= Illegal taxi operation =

Unlicensed for-hire vehicles

Illegal taxicabs, sometimes known as pirate taxis, gypsy cabs, or jitney cabs, are taxis and other vehicles for hire that operate illegally because they do not have proper licenses, permits, registrations, and accreditations, safety inspections, vehicle insurance, and/or taximeters. Illegal cabs may be marked taxi vehicles or be personal vehicles used by an individual to offer unauthorized taxi-like services. Illegal cabs are prevalent in cities with medallion systems, which restrict the number of legal cabs in operation.

==Terminology by jurisdiction==
Mainland China: black taxis or black cars (黑车), or blue-plate cars (蓝牌车), referring to the colour of the licence plates.*

Lagos, Nigeria: kabu kabu.

Hong Kong: white card, due to the different licence plate appearance between commercial and non-commercial vehicles.

Malaysia: prebet sapu (sweep privates).

Philippines: colorums.

Madrid: cundas (singular, cunda) - for carrying drug addicts to the meeting point with drug dealers.

Argentina: remises truchos (false taxis).

Norway and Denmark: pirattaxi (pirate taxi).

Gabon: clandos.

Netherlands: snorders; derives from the Yiddish verb snorren, to scrounge, cadge.

Turkey: korsan taksi (pirate taxi).

Vietnam: taxi dù.

==Incidents==
In 1989, 7 taxi drivers were arrested for operating an illegal taxi operation in Los Angeles.

In Pittsburgh, as of 2015, unlicensed cabs served areas underserved by traditional taxis and public transport, particularly the historically Black Hill District. This was the inspiration for August Wilson's play Jitney (1982), which is set at a Hill District car service office.

As of 2008, unlicensed cabs were also found among the Amish of rural Pennsylvania, who do not drive.

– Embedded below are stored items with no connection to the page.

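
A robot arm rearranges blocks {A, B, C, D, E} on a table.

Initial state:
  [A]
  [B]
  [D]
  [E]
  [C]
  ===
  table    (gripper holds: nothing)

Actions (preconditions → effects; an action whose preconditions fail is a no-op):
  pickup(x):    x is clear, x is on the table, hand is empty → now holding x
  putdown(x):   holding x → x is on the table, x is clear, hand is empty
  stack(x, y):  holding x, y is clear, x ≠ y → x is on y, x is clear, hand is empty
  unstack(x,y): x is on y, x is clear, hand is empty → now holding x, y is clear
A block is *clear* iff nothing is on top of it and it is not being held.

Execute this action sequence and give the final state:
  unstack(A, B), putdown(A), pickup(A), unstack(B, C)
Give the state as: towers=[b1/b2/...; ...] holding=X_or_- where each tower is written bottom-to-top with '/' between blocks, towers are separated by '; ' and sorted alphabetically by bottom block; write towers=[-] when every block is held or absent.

step 1 (unstack(A, B)): towers=[C/E/D/B] holding=A
step 2 (putdown(A)): towers=[A; C/E/D/B] holding=-
step 3 (pickup(A)): towers=[C/E/D/B] holding=A
step 4 (unstack(B, C)) [no-op]: towers=[C/E/D/B] holding=A

towers=[C/E/D/B] holding=A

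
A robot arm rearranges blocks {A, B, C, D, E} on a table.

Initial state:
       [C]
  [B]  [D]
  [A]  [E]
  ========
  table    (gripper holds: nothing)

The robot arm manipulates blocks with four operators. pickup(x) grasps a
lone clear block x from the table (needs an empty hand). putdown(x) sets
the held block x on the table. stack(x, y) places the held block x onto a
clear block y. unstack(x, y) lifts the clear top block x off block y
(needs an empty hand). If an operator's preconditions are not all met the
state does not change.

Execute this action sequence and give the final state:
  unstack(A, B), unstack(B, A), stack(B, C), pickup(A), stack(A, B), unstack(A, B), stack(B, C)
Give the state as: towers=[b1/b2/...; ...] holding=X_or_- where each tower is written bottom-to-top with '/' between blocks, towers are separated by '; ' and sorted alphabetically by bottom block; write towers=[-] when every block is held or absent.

towers=[E/D/C/B] holding=A

step 1 (unstack(A, B)) [no-op]: towers=[A/B; E/D/C] holding=-
step 2 (unstack(B, A)): towers=[A; E/D/C] holding=B
step 3 (stack(B, C)): towers=[A; E/D/C/B] holding=-
step 4 (pickup(A)): towers=[E/D/C/B] holding=A
step 5 (stack(A, B)): towers=[E/D/C/B/A] holding=-
step 6 (unstack(A, B)): towers=[E/D/C/B] holding=A
step 7 (stack(B, C)) [no-op]: towers=[E/D/C/B] holding=A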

Amish taxis can be licensed or unlicensed; in some cases unlicensed taxis are easier to find.

In 2017, 8 illegal taxis were caught in Shanghai via checkpoints.

Also in 2017, 15 illegal taxi drivers were caught in a one-hour undercover sting in Nottingham.

In 2022, residents in Abu Dhabi were warned against using illegal taxis.

In 2023, authorities in Japan warned about using illegal taxis after an increase in tourism.

In the summer of 2023, a motorist was caught operating an illegal taxi in Timoleague, Ireland.

In Ireland, in 2024, 7 vehicles were seized as part of an illegal taxi operation in Derry.

In 2024, illegal taxis in Japan sometimes posed as legal taxis. Authorities were having trouble catching illegal taxis in Gifu Prefecture, many of which were booked online.

Also in 2024, illegal taxis were becoming more popular in Malaysia at universities, and were being ordered via Telegram. They were also accused of aiding in illegal immigration.

In March 2025, a driver was fined for offering illegal taxi rides in Reading, Berkshire.

In 2025, a chef was caught giving illegal taxi rides in Dublin.

Also in 2025, illegal taxis were an issue in Russia and in Dubai.